Um trabalho da responsabilidade
da Universidade do Porto envolvendo um grupo populacional significativo, cerca
de 3000 jovens nascidos em 1990, mostra alguns dados interessantes.
Um primeiro aspecto a sublinhar é
o salto muito significativo do nível de escolaridade atingido por estes jovens,
três vezes o da escolaridade média dos seus pais. Se por um lado este indicador atesta o trabalho
desenvolvido no sistema educativo nos últimos anos e já emergente nos
resultados obtidos nos estudos comparativos internacionais, que, do meu ponto
de vista podem ser ameaçados por alguns aspectos da actual política educativa,
importa registar que, tal como a OCDE há dias divulgava, ainda existe uma muito
forte relação entre a qualificação escolar dos pais e a qualificação dos alunos
melhor sucedidos, isto é, a formação mais avançada é tendencialmente conseguida
por jovens cujos pais são também mais qualificados e que o nível médio dos pais
é muito baixo pelo que a diferença para os filhos assume maior expressão.
Um outro dado prende-se com os
consumos, álcool e tabaco, comportamentos de risco, na condução por exemplo, e
violência nas relações interpessoais de namoro.

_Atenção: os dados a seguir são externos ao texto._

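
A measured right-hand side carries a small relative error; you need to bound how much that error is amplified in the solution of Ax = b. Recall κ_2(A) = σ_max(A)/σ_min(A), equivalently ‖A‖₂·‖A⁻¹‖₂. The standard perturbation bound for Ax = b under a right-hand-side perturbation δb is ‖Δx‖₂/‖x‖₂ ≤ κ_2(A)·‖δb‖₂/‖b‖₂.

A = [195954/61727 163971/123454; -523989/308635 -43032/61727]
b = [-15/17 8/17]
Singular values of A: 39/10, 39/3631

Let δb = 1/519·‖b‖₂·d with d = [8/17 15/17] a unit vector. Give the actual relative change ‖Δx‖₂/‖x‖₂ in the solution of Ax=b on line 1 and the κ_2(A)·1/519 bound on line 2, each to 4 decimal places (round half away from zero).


0.6996
0.6996

largest singular value 39/10, smallest 39/3631
κ_2(A) = (39/10) / (39/3631) = 363.1000
perturbation bound = 363.1000·1/519 = 0.6996
solve Ax = b  →  x = [-0.2367 -0.0986]
‖b‖₂ = 1.0000 and ‖x‖₂ = 0.2564
Δx = A⁻¹·δb where δb = 1/519·1.0000·d; ‖Δx‖ = 0.1794
dividing the unrounded norms, ‖Δx‖/‖x‖ = 0.6996
tightness: 0.6996 against a bound of 0.6996; the bound is attained (ratio 1)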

Constata-se que a subida do
nível de escolarização não parece suportar mudanças significativas nos
comportamentos. Por razões de espaço, algumas notas apenas dirigidas para este último
aspecto, menos abordado de um forma geral, a violência nas relações pessoais
mais íntimas.
No âmbito das relações de namoro,
60% dos jovens inquiridos relataram pelos menos um caso de agressão psicológica, insultar
por exemplo. Um em cada três jovens também refere pelo menos um
episódio de coacção sexual e 18 % referiram pelo menos um acto de violência
física, bater ou arremessar um objecto com o objectivo de atingir o outro. É
ainda de registar que mais de metade dos jovens envolvidos assumem o estatuto
de vítimas mas também de agressores.
Estes números que são coerentes
com outros estudos sobre comportamentos de violência nas relações amorosas
indiciam o que está por fazer em matéria de valores e comportamentos sociais.
Recordo um trabalho interessante de
há alguns meses divulgado UMAR - União de Mulheres Alternativa e Resposta, um
estudo envolvendo 885 pessoas com idades entre os 11 e os 18 a frequentar
escolas da área do Porto e de Braga. Em síntese, para mais de metade dos
inquiridos neste estudo será normal proibir ao namorado(a) o uso de
determinadas roupas, 5% dos rapazes acham que agredir a namorada não é
violência. 25 % dos rapazes e 13,3% das raparigas acham que humilhar o
parceiro(a) é legítimo e 15,65 dos rapazes e 5% das raparigas entendem que
ameaçar é um comportamento normal.
Este conjunto de dados é
preocupante mas creio que não é surpreendente. Os dados sobre violência
doméstica em adultos deixam perceber a existência de um trajecto pessoal
anterior que suporta os dados destes e de outros trabalhos.
Os sistemas de valores pessoais
alteram-se a um ritmo bem mais lento que os nossos desejos e estão, também e
obviamente, ligados ao quadro de valores sociais presentes em cada época. De
facto, e reportando-nos apenas aos dados mais gerais, é relevante a percentagem
de jovens que afirmam um entendimento de normalidade face a diferentes
comportamentos que evidentemente significam relações de abuso e maus tratos.
Como todos os comportamentos
fortemente ligados à camada mais funda do nosso sistema de valores, crenças e
convicções, os nossos padrões sobre o que devem ser as relações interpessoais,
mesmo as de natureza mais íntima, são de mudança demorada. Esta circunstância,
torna ainda mais necessária a existência de dispositivos ao nível da formação e
educação de crianças e jovens; de uma abordagem séria persistente nos meios de
comunicação social; de um enquadramento jurídico dos comportamentos e limites
numa perspectiva preventiva e punitiva e, finalmente, de dispositivos eficazes
de protecção e apoio a eventuais vítimas.
Entretanto e enquanto não,
"só faço isto, porque gosto de ti, acreditas não acreditas?"